Hopper remained active in the Association of Computing Machinery. From 1956 to 1958 she served as on the association’s council, and in 1957 and 1958 she was a member of the editorial board for the association’s main publication, Communications of the ACM. By 1960, Hopper had indeed navigated her way to the center of the computer revolution. She would use her prominent position to help guide the development of COBOL, which remains to this day the most successful computer programming language.
11 DISTRIBUTED INVENTION MATURES: GRACE HOPPER AND THE DEVELOPMENT OF COBOL
By the late 1950s, Grace Hopper’s style of invention had taken full form. Though she had created the original A-0 compiler on her own, subsequent iterations of her prototype evolved out of a distributed process of invention and development. A-1, A-2, A-3, MATH-MATIC, and FLOW-MATIC were “invented” by Hopper in the sense that she coordinated the creative efforts of a heterogeneous group of programmers and users. Many of the co-inventors worked for her in Sperry Rand’s Automatic Programming Division, but Hopper did not limit her innovative alliances to her company’s borders.
Input from users was a essential component of the develop
ment process. Hopper freely distributed code and provided user manuals. In return she received feedback and suggestions for compiler improvement. Some users went so far as to rewrite or expand the original code. Hopper would review these changes and incorporate the best practices. The end result was a computer language that continually improved in an organic fashion, nourished by the collective insights of Hopper’s group of innovators.
During the 1950s, maintaining and expanding that network became a central activity for Hopper. The diversity of the expanding computing industry called for a person who could bridge a variety of subgroups within that community. Hopper moved freely in many of these disparate worlds, and could speak about computers and programming in both technical and nontechnical terms, depending on her audience. Her position as the director of automatic programming development at the largest computer manufacturer afforded her access to senior management throughout the entire industry, while making her aware of the requirements of influential customers. As a reserve officer in the Navy, she personified the growing bond between industry and the military during the Cold War era, and she spent 2 weeks per year on active duty assessing the Navy’s computing needs. And in 1958 she returned to her academic roots, taking a position as an adjunct professor at the University of Pennsylvania, where she lectured about programming to a new generation of computer enthusiasts.

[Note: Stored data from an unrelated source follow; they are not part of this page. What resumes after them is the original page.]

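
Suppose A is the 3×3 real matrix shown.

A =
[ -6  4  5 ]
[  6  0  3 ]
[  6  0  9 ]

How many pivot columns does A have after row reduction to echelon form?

3

Row reduce to echelon form.
R2 ← R2 + R1: [0, 4, 8]
R3 ← R3 + R1: [0, 4, 14]
R3 ← R3 − R2: [0, 0, 6]
Echelon form has 3 nonzero rows, so rank(A) = 3.
Each nonzero row contributes one pivot column: 3 pivot columns.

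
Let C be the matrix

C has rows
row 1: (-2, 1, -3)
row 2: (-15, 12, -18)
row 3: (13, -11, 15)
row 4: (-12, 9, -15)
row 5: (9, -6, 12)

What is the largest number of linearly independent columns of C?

2

Row reduce to echelon form.
R2 ← R2 − (15/2)·R1: [0, 9/2, 9/2]
R3 ← R3 + (13/2)·R1: [0, -9/2, -9/2]
R4 ← R4 − (6)·R1: [0, 3, 3]
R5 ← R5 + (9/2)·R1: [0, -3/2, -3/2]
R3 ← R3 + R2: [0, 0, 0]
R4 ← R4 − (2/3)·R2: [0, 0, 0]
R5 ← R5 + (1/3)·R2: [0, 0, 0]
Echelon form has 2 nonzero rows, so rank(C) = 2.
The rank gives the maximum number of linearly independent columns: 2.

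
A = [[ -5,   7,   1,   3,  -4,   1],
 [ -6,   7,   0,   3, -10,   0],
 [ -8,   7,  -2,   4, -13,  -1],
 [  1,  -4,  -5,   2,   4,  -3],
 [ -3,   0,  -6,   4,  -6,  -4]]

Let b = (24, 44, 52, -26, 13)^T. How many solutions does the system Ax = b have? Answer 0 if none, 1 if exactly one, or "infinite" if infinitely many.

infinite

Row reduce the augmented matrix [A | b].
R2 ← R2 − (6/5)·R1: [0, -7/5, -6/5, -3/5, -26/5, -6/5, 76/5]
R3 ← R3 − (8/5)·R1: [0, -21/5, -18/5, -4/5, -33/5, -13/5, 68/5]
R4 ← R4 + (1/5)·R1: [0, -13/5, -24/5, 13/5, 16/5, -14/5, -106/5]
R5 ← R5 − (3/5)·R1: [0, -21/5, -33/5, 11/5, -18/5, -23/5, -7/5]
R3 ← R3 − (3)·R2: [0, 0, 0, 1, 9, 1, -32]
R4 ← R4 − (13/7)·R2: [0, 0, -18/7, 26/7, 90/7, -4/7, -346/7]
R5 ← R5 − (3)·R2: [0, 0, -3, 4, 12, -1, -47]
Swap R3 ↔ R4
R5 ← R5 − (7/6)·R3: [0, 0, 0, -1/3, -3, -1/3, 32/3]
R5 ← R5 + (1/3)·R4: [0, 0, 0, 0, 0, 0, 0]
The echelon form has 4 nonzero rows, and every pivot lies in the first 6 columns, so rank(A) = rank([A|b]) = 4.
The system is consistent.
rank = 4 < 6 unknowns, so there are infinitely many solutions.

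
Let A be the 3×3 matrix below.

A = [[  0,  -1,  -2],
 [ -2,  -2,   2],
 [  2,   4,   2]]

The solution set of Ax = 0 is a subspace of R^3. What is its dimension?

1

Row reduce to echelon form.
Swap R1 ↔ R2
R3 ← R3 + R1: [0, 2, 4]
R3 ← R3 + (2)·R2: [0, 0, 0]
2 nonzero rows, so rank(A) = 2.
A has 3 columns; by rank–nullity, nullity = 3 − 2 = 1.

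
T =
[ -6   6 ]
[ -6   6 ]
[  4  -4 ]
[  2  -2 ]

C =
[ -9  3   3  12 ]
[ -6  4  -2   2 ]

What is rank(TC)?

1

First compute TC:
[[ 18,   6, -30, -60],
 [ 18,   6, -30, -60],
 [-12,  -4,  20,  40],
 [ -6,  -2,  10,  20]]
Now row reduce the product.
R2 ← R2 − R1: [0, 0, 0, 0]
R3 ← R3 + (2/3)·R1: [0, 0, 0, 0]
R4 ← R4 + (1/3)·R1: [0, 0, 0, 0]
1 nonzero row, so rank(TC) = 1.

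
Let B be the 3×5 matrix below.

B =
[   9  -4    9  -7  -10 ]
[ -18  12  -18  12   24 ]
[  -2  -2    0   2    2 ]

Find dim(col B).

3

Row reduce to echelon form.
R2 ← R2 + (2)·R1: [0, 4, 0, -2, 4]
R3 ← R3 + (2/9)·R1: [0, -26/9, 2, 4/9, -2/9]
R3 ← R3 + (13/18)·R2: [0, 0, 2, -1, 8/3]
Echelon form has 3 nonzero rows, so rank(B) = 3.
The column space has dimension equal to the rank: 3.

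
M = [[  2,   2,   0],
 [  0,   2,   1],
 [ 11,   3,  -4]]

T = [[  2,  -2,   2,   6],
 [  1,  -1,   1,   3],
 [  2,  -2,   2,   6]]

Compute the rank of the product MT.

First compute MT:
[[  6,  -6,   6,  18],
 [  4,  -4,   4,  12],
 [ 17, -17,  17,  51]]
Now row reduce the product.
R2 ← R2 − (2/3)·R1: [0, 0, 0, 0]
R3 ← R3 − (17/6)·R1: [0, 0, 0, 0]
1 nonzero row, so rank(MT) = 1.

1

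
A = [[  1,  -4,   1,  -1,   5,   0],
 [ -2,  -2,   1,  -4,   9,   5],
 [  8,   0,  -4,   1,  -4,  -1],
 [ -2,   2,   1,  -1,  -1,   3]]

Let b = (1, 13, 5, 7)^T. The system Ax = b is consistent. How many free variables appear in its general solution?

Row reduce the augmented matrix [A | b].
R2 ← R2 + (2)·R1: [0, -10, 3, -6, 19, 5, 15]
R3 ← R3 − (8)·R1: [0, 32, -12, 9, -44, -1, -3]
R4 ← R4 + (2)·R1: [0, -6, 3, -3, 9, 3, 9]
R3 ← R3 + (16/5)·R2: [0, 0, -12/5, -51/5, 84/5, 15, 45]
R4 ← R4 − (3/5)·R2: [0, 0, 6/5, 3/5, -12/5, 0, 0]
R4 ← R4 + (1/2)·R3: [0, 0, 0, -9/2, 6, 15/2, 45/2]
The echelon form has 4 nonzero rows, and every pivot lies in the first 6 columns, so rank(A) = rank([A|b]) = 4.
The system is consistent.
Free variables = (unknowns) − (rank) = 6 − 4 = 2.

2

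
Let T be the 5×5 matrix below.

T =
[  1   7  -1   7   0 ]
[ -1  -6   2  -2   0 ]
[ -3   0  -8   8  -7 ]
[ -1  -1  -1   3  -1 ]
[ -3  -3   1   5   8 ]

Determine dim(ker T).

1

Row reduce to echelon form.
R2 ← R2 + R1: [0, 1, 1, 5, 0]
R3 ← R3 + (3)·R1: [0, 21, -11, 29, -7]
R4 ← R4 + R1: [0, 6, -2, 10, -1]
R5 ← R5 + (3)·R1: [0, 18, -2, 26, 8]
R3 ← R3 − (21)·R2: [0, 0, -32, -76, -7]
R4 ← R4 − (6)·R2: [0, 0, -8, -20, -1]
R5 ← R5 − (18)·R2: [0, 0, -20, -64, 8]
R4 ← R4 − (1/4)·R3: [0, 0, 0, -1, 3/4]
R5 ← R5 − (5/8)·R3: [0, 0, 0, -33/2, 99/8]
R5 ← R5 − (33/2)·R4: [0, 0, 0, 0, 0]
4 nonzero rows, so rank(T) = 4.
T has 5 columns; by rank–nullity, nullity = 5 − 4 = 1.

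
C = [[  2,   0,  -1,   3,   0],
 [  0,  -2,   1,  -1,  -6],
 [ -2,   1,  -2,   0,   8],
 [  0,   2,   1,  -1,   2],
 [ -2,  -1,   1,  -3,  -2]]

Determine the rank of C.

3

Row reduce to echelon form.
R3 ← R3 + R1: [0, 1, -3, 3, 8]
R5 ← R5 + R1: [0, -1, 0, 0, -2]
R3 ← R3 + (1/2)·R2: [0, 0, -5/2, 5/2, 5]
R4 ← R4 + R2: [0, 0, 2, -2, -4]
R5 ← R5 − (1/2)·R2: [0, 0, -1/2, 1/2, 1]
R4 ← R4 + (4/5)·R3: [0, 0, 0, 0, 0]
R5 ← R5 − (1/5)·R3: [0, 0, 0, 0, 0]
Echelon form has 3 nonzero rows, so rank(C) = 3.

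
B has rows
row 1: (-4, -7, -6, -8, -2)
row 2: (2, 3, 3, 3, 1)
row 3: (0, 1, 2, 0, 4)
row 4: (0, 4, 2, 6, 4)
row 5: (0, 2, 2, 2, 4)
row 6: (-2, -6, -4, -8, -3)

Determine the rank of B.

3

Row reduce to echelon form.
R2 ← R2 + (1/2)·R1: [0, -1/2, 0, -1, 0]
R6 ← R6 − (1/2)·R1: [0, -5/2, -1, -4, -2]
R3 ← R3 + (2)·R2: [0, 0, 2, -2, 4]
R4 ← R4 + (8)·R2: [0, 0, 2, -2, 4]
R5 ← R5 + (4)·R2: [0, 0, 2, -2, 4]
R6 ← R6 − (5)·R2: [0, 0, -1, 1, -2]
R4 ← R4 − R3: [0, 0, 0, 0, 0]
R5 ← R5 − R3: [0, 0, 0, 0, 0]
R6 ← R6 + (1/2)·R3: [0, 0, 0, 0, 0]
Echelon form has 3 nonzero rows, so rank(B) = 3.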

Hopper also became a leading figure in the ever-growing Association of Computing Machinery. She headed the association’s Programming Committee, which was tasked with keeping track of the latest developments within the field and disseminating this information in the programming community. Much to her credit, ACM conferences allocated a growing number of panels and papers to issues related to programming. Hopper chaired many of these panels, and she encouraged members of her programming team at Remington Rand to speak about their latest work. During 1953 and 1954, Hopper also headed up the ACM’s Nomenclature Committee and was responsible for publishing the first complete computer glossary of terms. Though at first glance “Nomenclature Committee Chair” is not the most striking title, the position gave Hopper an opportunity to define a common language for the industry as a whole.